A Lightweight CNN Model Using Depthwise Separable Convolutions for Brain Tumour Classification

Abstract

Every year, the number of patients with brain cancers (BCs) or brain tumours (BTs) increases. This trend emphasises the necessity of a computerised system for rapid and accurate detection during the diagnosis of BTs. This paper presents a lightweight deep learning (DL) model based on a convolutional neural network (CNN) for a fast and accurate BC detector. The core component of the BC detector is a depthwise separable convolution (DSConv) on top of the 24-layer CNN architectures. The usage of DSConv with Adam’s optimiser achieves comparable effectiveness to conventional convolutional layers, although using fewer parameters. Additionally, L2 regularisation, dropout, and data augmentation were implemented to mitigate the issues of overfitting.
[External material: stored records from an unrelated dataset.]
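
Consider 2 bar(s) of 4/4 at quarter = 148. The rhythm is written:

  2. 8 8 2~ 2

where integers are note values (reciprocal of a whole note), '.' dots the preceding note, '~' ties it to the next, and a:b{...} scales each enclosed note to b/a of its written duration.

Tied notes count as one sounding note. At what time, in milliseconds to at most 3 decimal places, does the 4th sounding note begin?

1. 0.0ms @ 0 + 1216.216ms (3)
2. 1216.216ms @ 3 + 202.703ms (1/2)
3. 1418.919ms @ 7/2 + 202.703ms (1/2)
4. 1621.622ms @ 4 + 1621.622ms (4)

note 4 onset = 4b = 1621.622ms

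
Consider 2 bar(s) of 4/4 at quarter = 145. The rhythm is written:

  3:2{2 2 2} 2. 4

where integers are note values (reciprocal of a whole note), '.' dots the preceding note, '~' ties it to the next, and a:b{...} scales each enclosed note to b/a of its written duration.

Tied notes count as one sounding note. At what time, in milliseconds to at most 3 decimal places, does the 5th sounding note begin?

1. 0.0ms @ 0 + 551.724ms (4/3)
2. 551.724ms @ 4/3 + 551.724ms (4/3)
3. 1103.448ms @ 8/3 + 551.724ms (4/3)
4. 1655.172ms @ 4 + 1241.379ms (3)
5. 2896.552ms @ 7 + 413.793ms (1)

note 5 onset = 7b = 2896.552ms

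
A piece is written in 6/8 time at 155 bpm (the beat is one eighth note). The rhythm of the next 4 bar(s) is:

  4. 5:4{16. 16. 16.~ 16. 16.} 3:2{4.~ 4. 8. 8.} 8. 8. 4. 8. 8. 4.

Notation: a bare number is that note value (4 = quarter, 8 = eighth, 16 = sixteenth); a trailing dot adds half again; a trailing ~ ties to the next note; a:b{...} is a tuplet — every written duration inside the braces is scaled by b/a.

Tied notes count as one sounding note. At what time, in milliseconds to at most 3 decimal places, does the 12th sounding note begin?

note 12 onset = 18b = 6967.742ms

1. 0.0ms @ 0 + 1161.29ms (3)
2. 1161.29ms @ 3 + 232.258ms (3/5)
3. 1393.548ms @ 18/5 + 232.258ms (3/5)
4. 1625.806ms @ 21/5 + 464.516ms (6/5)
5. 2090.323ms @ 27/5 + 232.258ms (3/5)
6. 2322.581ms @ 6 + 1548.387ms (4)
7. 3870.968ms @ 10 + 387.097ms (1)
8. 4258.065ms @ 11 + 387.097ms (1)
9. 4645.161ms @ 12 + 580.645ms (3/2)
10. 5225.806ms @ 27/2 + 580.645ms (3/2)
11. 5806.452ms @ 15 + 1161.29ms (3)
12. 6967.742ms @ 18 + 580.645ms (3/2)
13. 7548.387ms @ 39/2 + 580.645ms (3/2)
14. 8129.032ms @ 21 + 1161.29ms (3)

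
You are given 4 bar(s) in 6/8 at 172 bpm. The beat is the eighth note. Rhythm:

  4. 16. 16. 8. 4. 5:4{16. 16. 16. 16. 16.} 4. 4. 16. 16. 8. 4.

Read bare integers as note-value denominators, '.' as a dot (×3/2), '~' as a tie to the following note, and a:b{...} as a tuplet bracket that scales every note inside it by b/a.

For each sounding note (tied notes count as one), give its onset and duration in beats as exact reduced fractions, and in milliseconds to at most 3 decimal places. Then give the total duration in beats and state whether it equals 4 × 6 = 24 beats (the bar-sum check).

1) 0.0ms=0b +1046.512ms=3b
2) 1046.512ms=3b +261.628ms=3/4b
3) 1308.14ms=15/4b +261.628ms=3/4b
4) 1569.767ms=9/2b +523.256ms=3/2b
5) 2093.023ms=6b +1046.512ms=3b
6) 3139.535ms=9b +209.302ms=3/5b
7) 3348.837ms=48/5b +209.302ms=3/5b
8) 3558.14ms=51/5b +209.302ms=3/5b
9) 3767.442ms=54/5b +209.302ms=3/5b
10) 3976.744ms=57/5b +209.302ms=3/5b
11) 4186.047ms=12b +1046.512ms=3b
12) 5232.558ms=15b +1046.512ms=3b
13) 6279.07ms=18b +261.628ms=3/4b
14) 6540.698ms=75/4b +261.628ms=3/4b
15) 6802.326ms=39/2b +523.256ms=3/2b
16) 7325.581ms=21b +1046.512ms=3b
Σ=24b of 24 (172bpm 6/8) — PASS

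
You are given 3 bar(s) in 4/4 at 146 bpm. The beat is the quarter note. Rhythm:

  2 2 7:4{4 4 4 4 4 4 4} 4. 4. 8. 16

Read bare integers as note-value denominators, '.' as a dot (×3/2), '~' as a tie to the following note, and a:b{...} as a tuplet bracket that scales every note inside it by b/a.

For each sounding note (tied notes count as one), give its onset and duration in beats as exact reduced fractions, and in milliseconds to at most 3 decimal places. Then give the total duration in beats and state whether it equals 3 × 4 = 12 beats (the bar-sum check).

1) 0.0ms=0b +821.918ms=2b
2) 821.918ms=2b +821.918ms=2b
3) 1643.836ms=4b +234.834ms=4/7b
4) 1878.669ms=32/7b +234.834ms=4/7b
5) 2113.503ms=36/7b +234.834ms=4/7b
6) 2348.337ms=40/7b +234.834ms=4/7b
7) 2583.17ms=44/7b +234.834ms=4/7b
8) 2818.004ms=48/7b +234.834ms=4/7b
9) 3052.838ms=52/7b +234.834ms=4/7b
10) 3287.671ms=8b +616.438ms=3/2b
11) 3904.11ms=19/2b +616.438ms=3/2b
12) 4520.548ms=11b +308.219ms=3/4b
13) 4828.767ms=47/4b +102.74ms=1/4b
Σ=12b of 12 (146bpm 4/4) — PASS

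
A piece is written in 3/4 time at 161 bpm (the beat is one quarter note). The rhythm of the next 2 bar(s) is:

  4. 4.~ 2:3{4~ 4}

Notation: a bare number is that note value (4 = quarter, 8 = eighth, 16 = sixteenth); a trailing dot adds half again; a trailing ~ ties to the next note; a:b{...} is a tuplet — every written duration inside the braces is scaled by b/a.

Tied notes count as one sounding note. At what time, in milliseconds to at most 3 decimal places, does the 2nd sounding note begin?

note 2 onset = 3/2b = 559.006ms

1. 0.0ms @ 0 + 559.006ms (3/2)
2. 559.006ms @ 3/2 + 1677.019ms (9/2)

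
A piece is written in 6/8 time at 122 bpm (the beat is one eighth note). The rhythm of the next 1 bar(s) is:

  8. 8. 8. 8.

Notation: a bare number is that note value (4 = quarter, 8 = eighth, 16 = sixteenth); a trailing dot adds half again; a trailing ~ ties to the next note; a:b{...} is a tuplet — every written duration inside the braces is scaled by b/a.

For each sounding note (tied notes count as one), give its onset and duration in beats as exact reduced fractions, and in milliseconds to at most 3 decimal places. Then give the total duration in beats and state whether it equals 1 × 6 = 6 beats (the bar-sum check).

1) 0.0ms=0b +737.705ms=3/2b
2) 737.705ms=3/2b +737.705ms=3/2b
3) 1475.41ms=3b +737.705ms=3/2b
4) 2213.115ms=9/2b +737.705ms=3/2b
Σ=6b of 6 (122bpm 6/8) — PASS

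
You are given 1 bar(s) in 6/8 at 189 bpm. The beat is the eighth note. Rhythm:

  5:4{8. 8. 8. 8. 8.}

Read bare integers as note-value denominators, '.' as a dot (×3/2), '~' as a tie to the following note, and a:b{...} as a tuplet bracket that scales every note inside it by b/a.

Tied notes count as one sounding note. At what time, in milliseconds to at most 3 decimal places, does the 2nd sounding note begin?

note 2 onset = 6/5b = 380.952ms

1. 0.0ms @ 0 + 380.952ms (6/5)
2. 380.952ms @ 6/5 + 380.952ms (6/5)
3. 761.905ms @ 12/5 + 380.952ms (6/5)
4. 1142.857ms @ 18/5 + 380.952ms (6/5)
5. 1523.81ms @ 24/5 + 380.952ms (6/5)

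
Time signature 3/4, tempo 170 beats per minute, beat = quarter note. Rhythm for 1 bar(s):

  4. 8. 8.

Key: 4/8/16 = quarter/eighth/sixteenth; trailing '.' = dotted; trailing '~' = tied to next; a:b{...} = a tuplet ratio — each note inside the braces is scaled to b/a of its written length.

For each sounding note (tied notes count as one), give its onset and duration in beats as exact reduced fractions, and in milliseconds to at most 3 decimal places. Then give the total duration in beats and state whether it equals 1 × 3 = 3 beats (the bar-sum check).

1) 0.0ms=0b +529.412ms=3/2b
2) 529.412ms=3/2b +264.706ms=3/4b
3) 794.118ms=9/4b +264.706ms=3/4b
Σ=3b of 3 (170bpm 3/4) — PASS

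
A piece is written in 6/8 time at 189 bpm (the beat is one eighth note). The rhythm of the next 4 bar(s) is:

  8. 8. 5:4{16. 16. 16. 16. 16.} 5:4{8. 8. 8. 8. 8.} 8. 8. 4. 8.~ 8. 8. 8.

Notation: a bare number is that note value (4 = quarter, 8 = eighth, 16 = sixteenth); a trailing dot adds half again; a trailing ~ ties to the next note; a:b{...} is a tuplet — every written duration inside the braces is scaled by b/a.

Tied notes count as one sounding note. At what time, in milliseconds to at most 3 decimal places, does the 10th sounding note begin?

1. 0.0ms @ 0 + 476.19ms (3/2)
2. 476.19ms @ 3/2 + 476.19ms (3/2)
3. 952.381ms @ 3 + 190.476ms (3/5)
4. 1142.857ms @ 18/5 + 190.476ms (3/5)
5. 1333.333ms @ 21/5 + 190.476ms (3/5)
6. 1523.81ms @ 24/5 + 190.476ms (3/5)
7. 1714.286ms @ 27/5 + 190.476ms (3/5)
8. 1904.762ms @ 6 + 380.952ms (6/5)
9. 2285.714ms @ 36/5 + 380.952ms (6/5)
10. 2666.667ms @ 42/5 + 380.952ms (6/5)
11. 3047.619ms @ 48/5 + 380.952ms (6/5)
12. 3428.571ms @ 54/5 + 380.952ms (6/5)
13. 3809.524ms @ 12 + 476.19ms (3/2)
14. 4285.714ms @ 27/2 + 476.19ms (3/2)
15. 4761.905ms @ 15 + 952.381ms (3)
16. 5714.286ms @ 18 + 952.381ms (3)
17. 6666.667ms @ 21 + 476.19ms (3/2)
18. 7142.857ms @ 45/2 + 476.19ms (3/2)

note 10 onset = 42/5b = 2666.667ms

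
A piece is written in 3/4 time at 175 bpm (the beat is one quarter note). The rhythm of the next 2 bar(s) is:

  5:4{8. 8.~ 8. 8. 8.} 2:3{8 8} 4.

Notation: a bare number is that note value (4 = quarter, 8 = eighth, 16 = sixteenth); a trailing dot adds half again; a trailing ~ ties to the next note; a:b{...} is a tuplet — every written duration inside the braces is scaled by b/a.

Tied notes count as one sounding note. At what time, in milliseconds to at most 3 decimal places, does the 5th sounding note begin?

1. 0.0ms @ 0 + 205.714ms (3/5)
2. 205.714ms @ 3/5 + 411.429ms (6/5)
3. 617.143ms @ 9/5 + 205.714ms (3/5)
4. 822.857ms @ 12/5 + 205.714ms (3/5)
5. 1028.571ms @ 3 + 257.143ms (3/4)
6. 1285.714ms @ 15/4 + 257.143ms (3/4)
7. 1542.857ms @ 9/2 + 514.286ms (3/2)

note 5 onset = 3b = 1028.571ms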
The proposed model was trained and tested using the publicly available dataset consisting of MRI images collected from 233 patients in Nanfang Hospital and General Hospital, with 3063 images in total. In summary, the DSConv-based CNN model demonstrates an average accuracy of 97.50% and has an average inference time of 2.1 milliseconds per classification. It consistently surpasses 96.50% accuracy in the classification of the three types of BTs. These findings indicate that the model is well-suited for accurate BTs classification, particularly for glioma, meningioma, and pituitary tumours from MRI images.